James Brocklebank

Sustainability should be at the heart of Advent’s core private equity strategy, and a dedicated impact fund could inhibit this, according to James Brocklebank, a managing partner at Advent International.

“I don’t want this whole sustainability initiative to be confined to one fund off to the side. As well as having a different mandate, the slight danger of doing impact in a separate fund is [people across Advent will think], ‘Ok, that’s Advent’s sustainability thing over there and we just carry on with normal life over here.’”

Advent International is currently investing the $17.5 billion raised for its ninth private equity fund, which launched in 2018. The Boston-based firm ranked 13th in affiliate title’s Private Equity International’s latest list of the top 300 private equity firms by capital raised over the last five years.

Advent’s priority is to enhance sustainability in its core private equity programme, Brocklebank told New Private Markets.

“I want responsible investment to be a core part of everything we do in the main fund,” he said.

One step Advent has taken towards this goal is adopting S&P Global’s Corporate Sustainability Assessment last month. Advent is the only private markets firm to adopt the CSA, which assesses a company’s ESG risk exposure and performance against sector-specific benchmarks. The firm plans to use the CSA to assess potential deals and to measure the ESG progress of its own operations and a selection of portfolio companies.

Advent signed the UN-backed Principles for Responsible Investing in May 2018 and became a TCFD supporter in March 2020. And it uses the SASB materiality sector index to identify ESG risks and opportunities when it invests in a company. So why has Advent adopted another ESG assessment strategy?

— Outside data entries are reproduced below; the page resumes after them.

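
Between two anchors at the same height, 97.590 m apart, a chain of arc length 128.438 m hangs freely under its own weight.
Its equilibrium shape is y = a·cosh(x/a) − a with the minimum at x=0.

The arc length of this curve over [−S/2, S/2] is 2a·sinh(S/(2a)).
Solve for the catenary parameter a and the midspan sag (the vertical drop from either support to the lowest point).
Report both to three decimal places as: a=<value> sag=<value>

a=37.002 sag=37.114

seed: a₀ = √(S³/(24(L−S))) = √(97.590³/(24·30.848)) = 35.431444
iter 1: u=1.377167  f(a)=+3.061e+00  f'(a)=-2.095e+00  a ← 35.431444 − (+3.061e+00/-2.095e+00) = 36.892720
iter 2: u=1.322619  f(a)=+1.995e-01  f'(a)=-1.830e+00  a ← 36.892720 − (+1.995e-01/-1.830e+00) = 37.001780
iter 3: u=1.318720  f(a)=+9.789e-04  f'(a)=-1.812e+00  a ← 37.001780 − (+9.789e-04/-1.812e+00) = 37.002321
iter 4: u=1.318701  f(a)=+2.381e-08  f'(a)=-1.812e+00  a ← 37.002321 − (+2.381e-08/-1.812e+00) = 37.002321
iter 5: u=1.318701  f(a)=-2.842e-14  f'(a)=-1.812e+00  a ← 37.002321 − (-2.842e-14/-1.812e+00) = 37.002321
converged: |Δa| < 1e-12 after 5 iterations
sag = a·(cosh(S/(2a)) − 1) = 37.002321·(cosh(1.318701) − 1) = 37.114153
T_max/T_min = cosh(S/(2a)) = 2.003022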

S&P’s CSA goes into more depth than other frameworks and is tailored to the responding company’s specific industry, said Jarlyth Gibson, director of risk management and ESG at Advent. “SASB takes a higher-level approach. They have a materiality matrix. Whereas S&P might have 80-100 very specific questions, SASB might have 10-12 areas of consideration. SASB gives framework and guidance. S&P is an assessment.”

Using the S&P CSA will also help Advent’s investor base, who are asking – said Brocklebank – for more data.

“Investors have different drivers. Some are caught up in the SFDR themselves, so they need a set of data and they’re trying to figure out ‘How am I going to get this so I can comply’, like insurance companies. Some, like large pension plans, have made net zero commitments, so they’re looking through to their GPs and the underlying portfolio companies, trying to understand where these climate metrics are going to come from,” said Gibson.

But Brocklebank and Gibson insist that the main instigator for this S&P partnership was Advent’s own sustainability ambitions, and not those of its investors.

“We run our business on sector lines; this gives us the opportunity to benchmark our companies against what best-in-class looks like in that particular sector,” said Brocklebank.

Advent may reconsider its position on dedicated impact funds. “I don’t rule anything in or out. We’re always looking at ways we can continue to improve our sustainability profile,” Brocklebank said.

The question of whether to raise a dedicated impact fund is one that has been discussed at many large private markets firms. Some, like Apax and Bain, have opted for a dedicated impact strategy, while others, such as EQT and Carlyle, share Advent’s view that impact needs to be applied across the entire portfolio.

Megan Starr, global impact head at Carlyle, recently told PEI Media’s Impact Investment Forum that Carlyle doesn’t have a dedicated impact strategy because “we don’t see a binary of good companies and bad companies”. Across the spectrum of Carlyle’s investments, “we saw impact as less of a product and more of a process. We try to think about how these issues are systematically important across our portfolio”.

Less than a quarter of private equity investors are “not looking at” investing for impact, according to a recent survey of 209 private equity investors by PwC.